Consequently, with the intention of cutting the times lost in job changeovers and increasing our machining efficiencies, Tenon Engineering invested in Lang Technik’s advanced pre-stamping technology and Makro grip vices.
“The use of Lang Technik’s advanced work-holding systems on our machine tools has achieved our target of significantly speeding-up our job change-over times and increasing the efficiency of our machine tools,” explains Healy. “By using our LANG Technik products, a lot of the work involved in setting-up the next job on a particular machine tool can now be done while the current machining task is still being performed.
“Now, within the cycle time of an existing job, our production staff use our new Lang Technik stamping unit to make high-precision, small indentations into the next workpiece blank to be machined,” he continues. “Then, when the prepared workpiece is clamped into one of our Lang Makro-grip vices, the features on the vice’s jaws engage precisely with the workpiece’s pre-stamped indentations. By using this arrangement, we’re able to achieve outstanding holding power while only needing to apply minimal clamping forces. Also, the rapid loading and unloading of our Lang Technik work holding means we have achieved much quicker job change-over times.”

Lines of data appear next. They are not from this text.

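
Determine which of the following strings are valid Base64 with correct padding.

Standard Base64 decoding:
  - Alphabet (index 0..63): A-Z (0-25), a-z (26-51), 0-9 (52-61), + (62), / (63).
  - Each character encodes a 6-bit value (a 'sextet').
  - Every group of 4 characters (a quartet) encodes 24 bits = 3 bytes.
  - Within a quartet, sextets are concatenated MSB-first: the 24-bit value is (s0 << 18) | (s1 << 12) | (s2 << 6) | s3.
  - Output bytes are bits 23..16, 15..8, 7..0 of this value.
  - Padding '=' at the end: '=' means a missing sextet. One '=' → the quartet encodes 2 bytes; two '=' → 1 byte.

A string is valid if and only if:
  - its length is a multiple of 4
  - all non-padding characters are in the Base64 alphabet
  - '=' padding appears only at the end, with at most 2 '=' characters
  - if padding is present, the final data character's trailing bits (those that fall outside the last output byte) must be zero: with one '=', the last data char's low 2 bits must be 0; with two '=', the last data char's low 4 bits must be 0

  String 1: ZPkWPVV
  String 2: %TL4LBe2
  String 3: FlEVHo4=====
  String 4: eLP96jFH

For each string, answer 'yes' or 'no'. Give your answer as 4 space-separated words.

String 1: 'ZPkWPVV' → invalid (len=7 not mult of 4)
String 2: '%TL4LBe2' → invalid (bad char(s): ['%'])
String 3: 'FlEVHo4=====' → invalid (5 pad chars (max 2))
String 4: 'eLP96jFH' → valid

Answer: no no no yes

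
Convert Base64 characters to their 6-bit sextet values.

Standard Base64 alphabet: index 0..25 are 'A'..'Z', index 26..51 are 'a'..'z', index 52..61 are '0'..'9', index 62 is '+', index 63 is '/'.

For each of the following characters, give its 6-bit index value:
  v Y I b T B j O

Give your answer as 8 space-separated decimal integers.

'v': a..z range, 26 + ord('v') − ord('a') = 47
'Y': A..Z range, ord('Y') − ord('A') = 24
'I': A..Z range, ord('I') − ord('A') = 8
'b': a..z range, 26 + ord('b') − ord('a') = 27
'T': A..Z range, ord('T') − ord('A') = 19
'B': A..Z range, ord('B') − ord('A') = 1
'j': a..z range, 26 + ord('j') − ord('a') = 35
'O': A..Z range, ord('O') − ord('A') = 14

Answer: 47 24 8 27 19 1 35 14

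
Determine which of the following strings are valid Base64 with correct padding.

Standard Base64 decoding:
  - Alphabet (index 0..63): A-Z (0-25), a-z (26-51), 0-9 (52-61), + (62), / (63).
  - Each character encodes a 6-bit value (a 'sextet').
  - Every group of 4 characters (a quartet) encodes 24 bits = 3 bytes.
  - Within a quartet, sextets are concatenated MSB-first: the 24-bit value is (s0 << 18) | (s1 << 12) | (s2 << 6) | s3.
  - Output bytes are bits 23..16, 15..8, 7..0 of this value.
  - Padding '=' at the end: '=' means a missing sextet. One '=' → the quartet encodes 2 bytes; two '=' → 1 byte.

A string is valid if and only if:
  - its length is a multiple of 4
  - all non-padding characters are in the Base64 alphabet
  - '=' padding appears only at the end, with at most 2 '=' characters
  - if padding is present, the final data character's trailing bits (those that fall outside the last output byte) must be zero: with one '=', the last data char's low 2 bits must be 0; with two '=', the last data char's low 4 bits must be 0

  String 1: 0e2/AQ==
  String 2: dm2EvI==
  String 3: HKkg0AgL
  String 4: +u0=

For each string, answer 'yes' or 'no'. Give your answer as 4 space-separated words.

Answer: yes no yes yes

Derivation:
String 1: '0e2/AQ==' → valid
String 2: 'dm2EvI==' → invalid (bad trailing bits)
String 3: 'HKkg0AgL' → valid
String 4: '+u0=' → valid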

Adds Healy: “The system’s reduced holding pressure requirement ensures that, under all machining conditions, we’re able to securely clamp from the softest to the hardest of materials without worrying about the component deforming or the vice loosening its grip under high machining loads. An added advantage is that the Lang Technik stamping unit makes its indentations into just the last 3 mm of each workpiece blanks. Therefore, we’re now also making savings on material.”
Notably, the many benefits gained from the use of the innovative Lang Technik pre-stamping technology and Makro grip vices has ensured that the system has become the benchmark clamping method for ultra-secure five-axis machining.
The toothed jaws of conventional vices must perform two distinct roles, in addition to indenting workpiece’s material, they must also securely hold the workpiece under all machining loads. Commonly used vices are only able to exert a maximum pressure of approximately 4-6 tons. As a result, the effective penetration of their jaws into workpiece material can be problematic, especially when clamping harder metals. Also, to ensure adequate piercing of the workpiece, a vice’s teeth must remain sharp. Due to the exposure of vice teeth to high levels of torque and wear in use, their clamping ability inevitably declines. Subsequently, when using conventional vices during the machining of soft, distortion-prone materials, jaw teeth also tend to lose their holding power and work free from components when under machining forces.
Using Land’s advanced stamping technology overcomes these issues by applying up to 20 tons of pressure during the pre-stamping of workpieces. This capability guarantees the creation of precise indentations, even when applied to the hardest of materials. Following pre-stamping, as the teeth of Makro Grip Vices engage exactly with the pre-stamped indents, only relatively low clamping pressure is required to hold the workpiece securely. In addition to holding the workpiece in the vice under the most severe machining conditions, the truncated pyramidal shapes of the pre-stamped indents prevent vice teeth from moving deeper into the workpiece material by providing a defined penetration limit.
Despite the application of comparatively low clamping pressure, the holding forces exerted on workpieces held in Makro Grip vices actually become greater, the harder and more resistant the workpiece material. Moreover, as workpieces are prepared before being loaded into the machine tool, machine downtime reduces significantly.